Snapshots from Namibia

In News & Travels by Fran Bryson

(The formatting is odd, I know. It looks fine in the ‘draft’ mode and my bus is leaving so no time to fix it, forgive me!)

In Windhoek, there’s a huge golden building that is a memorial museum to the people of Namibia during the German and South African occupations. It is a golden cylinder surrounded by a golden rectangular frame. It is glorious and was built by the North Koreans.

To the top of the hill, where my guest house perched in Windhoek, the sound of packs of dogs rose like a demonic chorus.

As we pass Windhoek airport, on the way to the Namibia-Botswana border, warthogs and monkeys can be seen on the tinder-dry grass verge by the road and I wonder if pilots have many problems with stray monkeys or warthogs on the tarmac.

The ‘caution’ signs include, at different times pictures in their red triangles of antelopes (leaping), elephants, donkeys, buffalo and warthog,

I feel more than a twinge of excitement upon spotting a sign that declares we are on ‘Trans-Kalahari Highway’.

 

The San Bushmen show us the droppings of all manner of animal: warthogs (about the size of rumballs), Oryx (tennis balls) hippos (larger, softer), elephant (stringy, basketball) and porcupine (yep: tiny) to name just a few. Only the warthog and elephant are used for fires.

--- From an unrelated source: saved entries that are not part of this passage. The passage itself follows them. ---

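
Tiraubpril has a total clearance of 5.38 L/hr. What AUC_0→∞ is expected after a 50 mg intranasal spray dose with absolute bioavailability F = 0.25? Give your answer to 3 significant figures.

AUC = 2.32 mg/L·hr

AUC_0→∞ = F × Dose / CL
        = 0.25 × 50 / 5.38 = 2.32342 mg/L·hr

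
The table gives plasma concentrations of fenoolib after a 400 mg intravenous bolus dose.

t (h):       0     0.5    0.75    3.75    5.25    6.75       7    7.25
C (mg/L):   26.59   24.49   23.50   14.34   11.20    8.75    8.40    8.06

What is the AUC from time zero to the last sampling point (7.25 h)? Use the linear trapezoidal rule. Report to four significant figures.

AUC = 113.8 mg/L·h

Trapezoidal AUC_0→7.25:
  [0→0.5]: (26.59+24.49)/2 × 0.5 = 12.77
  [0.5→0.75]: (24.49+23.50)/2 × 0.25 = 5.99875
  [0.75→3.75]: (23.50+14.34)/2 × 3 = 56.76
  [3.75→5.25]: (14.34+11.20)/2 × 1.5 = 19.155
  [5.25→6.75]: (11.20+8.75)/2 × 1.5 = 14.9625
  [6.75→7]: (8.75+8.40)/2 × 0.25 = 2.14375
  [7→7.25]: (8.40+8.06)/2 × 0.25 = 2.0575
  Sum = 113.8475 mg/L·h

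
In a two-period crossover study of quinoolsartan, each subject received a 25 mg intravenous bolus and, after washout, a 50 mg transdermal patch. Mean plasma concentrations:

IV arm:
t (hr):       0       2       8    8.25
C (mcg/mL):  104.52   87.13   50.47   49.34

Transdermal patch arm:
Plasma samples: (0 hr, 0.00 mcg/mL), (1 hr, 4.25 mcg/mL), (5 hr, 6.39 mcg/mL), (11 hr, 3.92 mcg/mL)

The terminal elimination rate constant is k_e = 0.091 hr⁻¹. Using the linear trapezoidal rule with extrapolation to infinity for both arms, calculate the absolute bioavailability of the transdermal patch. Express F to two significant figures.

F = 0.042

Trapezoidal AUC_0→8.25 (IV):
  [0→2]: (104.52+87.13)/2 × 2 = 191.65
  [2→8]: (87.13+50.47)/2 × 6 = 412.8
  [8→8.25]: (50.47+49.34)/2 × 0.25 = 12.47625
  Sum = 616.92625 mcg/mL·hr
IV tail: 49.34/0.091 = 542.198; AUC_iv,0→∞ = 616.92625 + 542.198 = 1159.12425 mcg/mL·hr
Trapezoidal AUC_0→11 (transdermal patch):
  [0→1]: (0.00+4.25)/2 × 1 = 2.125
  [1→5]: (4.25+6.39)/2 × 4 = 21.28
  [5→11]: (6.39+3.92)/2 × 6 = 30.93
  Sum = 54.335 mcg/mL·hr
transdermal patch tail: 3.92/0.091 = 43.077; AUC_ev,0→∞ = 54.335 + 43.077 = 97.412 mcg/mL·hr
F = (AUC_ev/D_ev)/(AUC_iv/D_iv) = (97.412/50)/(1159.12425/25) = 1.94824/46.36497 = 0.0420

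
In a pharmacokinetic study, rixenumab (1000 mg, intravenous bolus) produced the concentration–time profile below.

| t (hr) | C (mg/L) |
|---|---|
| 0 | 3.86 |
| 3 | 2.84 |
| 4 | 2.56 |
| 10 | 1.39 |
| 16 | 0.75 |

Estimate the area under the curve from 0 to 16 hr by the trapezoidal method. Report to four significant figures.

AUC = 31.02 mg/L·hr

Trapezoidal AUC_0→16:
  [0→3]: (3.86+2.84)/2 × 3 = 10.05
  [3→4]: (2.84+2.56)/2 × 1 = 2.7
  [4→10]: (2.56+1.39)/2 × 6 = 11.85
  [10→16]: (1.39+0.75)/2 × 6 = 6.42
  Sum = 31.02 mg/L·hr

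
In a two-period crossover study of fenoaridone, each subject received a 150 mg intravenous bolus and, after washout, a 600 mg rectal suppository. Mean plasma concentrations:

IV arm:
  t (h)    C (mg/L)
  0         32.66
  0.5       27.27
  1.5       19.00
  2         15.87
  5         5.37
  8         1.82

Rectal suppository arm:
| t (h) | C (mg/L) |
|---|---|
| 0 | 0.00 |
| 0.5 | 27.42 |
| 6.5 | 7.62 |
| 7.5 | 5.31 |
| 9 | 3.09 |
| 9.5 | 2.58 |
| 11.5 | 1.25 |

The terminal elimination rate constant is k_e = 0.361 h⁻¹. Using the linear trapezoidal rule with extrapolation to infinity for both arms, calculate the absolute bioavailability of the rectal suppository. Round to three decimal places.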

Many are also used boiled for medicine (such as elephant).

Hippos mark their territory with dung, it can be found shoulder-height on trees – the higher the poo, the stronger the hippo – and I try not to picture how it gets there.

The San seem genuinely pleased to take us through their bush: ‘Tourists are our heart-people’ Kaoga says and I think he means it.

There is a smallish, delicately-boned bird they call the ‘Jesus bird’ because it walks on water.

My guide, was not only an expert when it came knowledge of birds but a terrific mimic of them too.